La politique suisse a du mal avec la transparence. Plus particulièrement dans le domaine de la santé, les conflits d'intérêts sont monnaie courante. Les patients ne devraient pourtant être traités que sur la base de faits objectifs et de diagnostics, et non pas parce que des médecins, des hôpitaux et d'autres prestataires en tirent des avantages financiers. Dans le jargon administratif, on parle de «promesse et d'acceptation d'avantages pécuniaires», les critiques parlent plutôt de «gavage». 

Le Conseil national et le Conseil des Etats débattent depuis des années sur la manière de régler cette problématique. Ainsi, la loi sur les produits thérapeutiques (LPTh) a été révisée à plusieurs reprises, bien qu'il reste de grosses lacunes. Toujours est-il qu'en 2020, de nouvelles dispositions relatives à l'intégrité et à la transparence dans le domaine des produits thérapeutiques sont entrées en vigueur.

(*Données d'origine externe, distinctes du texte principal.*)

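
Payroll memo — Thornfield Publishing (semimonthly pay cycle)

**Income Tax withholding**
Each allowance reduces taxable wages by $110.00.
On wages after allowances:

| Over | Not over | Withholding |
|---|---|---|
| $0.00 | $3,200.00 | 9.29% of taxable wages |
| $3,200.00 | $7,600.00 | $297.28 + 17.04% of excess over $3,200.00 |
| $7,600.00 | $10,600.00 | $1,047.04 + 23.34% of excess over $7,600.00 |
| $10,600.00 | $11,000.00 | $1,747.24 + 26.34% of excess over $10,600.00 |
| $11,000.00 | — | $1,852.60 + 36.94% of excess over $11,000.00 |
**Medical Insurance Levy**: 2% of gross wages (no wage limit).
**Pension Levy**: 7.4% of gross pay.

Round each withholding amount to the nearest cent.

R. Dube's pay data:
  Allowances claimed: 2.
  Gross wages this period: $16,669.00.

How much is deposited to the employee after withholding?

$11,236.65

Income Tax: taxable = $16,669.00 − 2×$110.00 = $16,449.00
  $1,852.60 + 36.94% × ($16,449.00 − $11,000.00) = $1,852.60 + 36.94% × $5,449.00 = $3,865.46
Medical Insurance Levy: 2% × $16,669.00 = $333.38
Pension Levy: 7.4% × $16,669.00 = $1,233.51
Total withheld: $3,865.46 + $333.38 + $1,233.51 = $5,432.35
Net pay: $16,669.00 − $5,432.35 = $11,236.65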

Un passage stipule désormais que le choix d'un traitement ne doit pas être influencé par «des avantages de toute nature». Fini les invitations somptueuses et les cadeaux onéreux pour les cabinets médicaux. Les cadeaux d'une valeur maximale de 300 francs annuels par professionnel, ainsi que les contributions de soutien à la recherche, à la formation postgraduée et continue sont toutefois autorisés. 

Les médecins et les hôpitaux doivent également informer l'Office fédéral de la santé publique des rabais obtenus sur le prix des médicaments. Des rabais qui doivent en principe être répercutés sur les patients.

Elargir l'obligation de transparence

Aujourd'hui, la Commission de la sécurité sociale et de la santé publique du Conseil national (CSSS) se penche sur un sujet que le Conseil fédéral voulait déjà régler légalement en 2012, avant que le Parlement en décide autrement. Le nouveau projet de loi veut que les conflits d'intérêts des médecins et des hôpitaux soient rendus publics. 

Comme lorsqu'un médecin participe à une entreprise de vente de médicaments par correspondance, augmentant ainsi indirectement ses propres revenus en prescrivant plus souvent certains médicaments. Ou lorsqu'une pharmacie est en fait la propriété d'un grossiste en médicaments, car elle pourrait tirer avantage à vendre certains médicaments.

Cette obligation d'information, que le Parlement a encore rejetée il y a cinq ans, doit non seulement rendre transparents les liens des médecins et des hôpitaux avec l'industrie pharmaceutique, mais aussi les conflits d'intérêts liés aux fabricants de dispositifs médicaux. L'objectif là-derrière? Mettre un terme aux pratiques de certains médecins qui obtiennent par exemple des implants à prix réduit de la part des fabricants, au fur et à mesure qu'ils en commandent davantage. 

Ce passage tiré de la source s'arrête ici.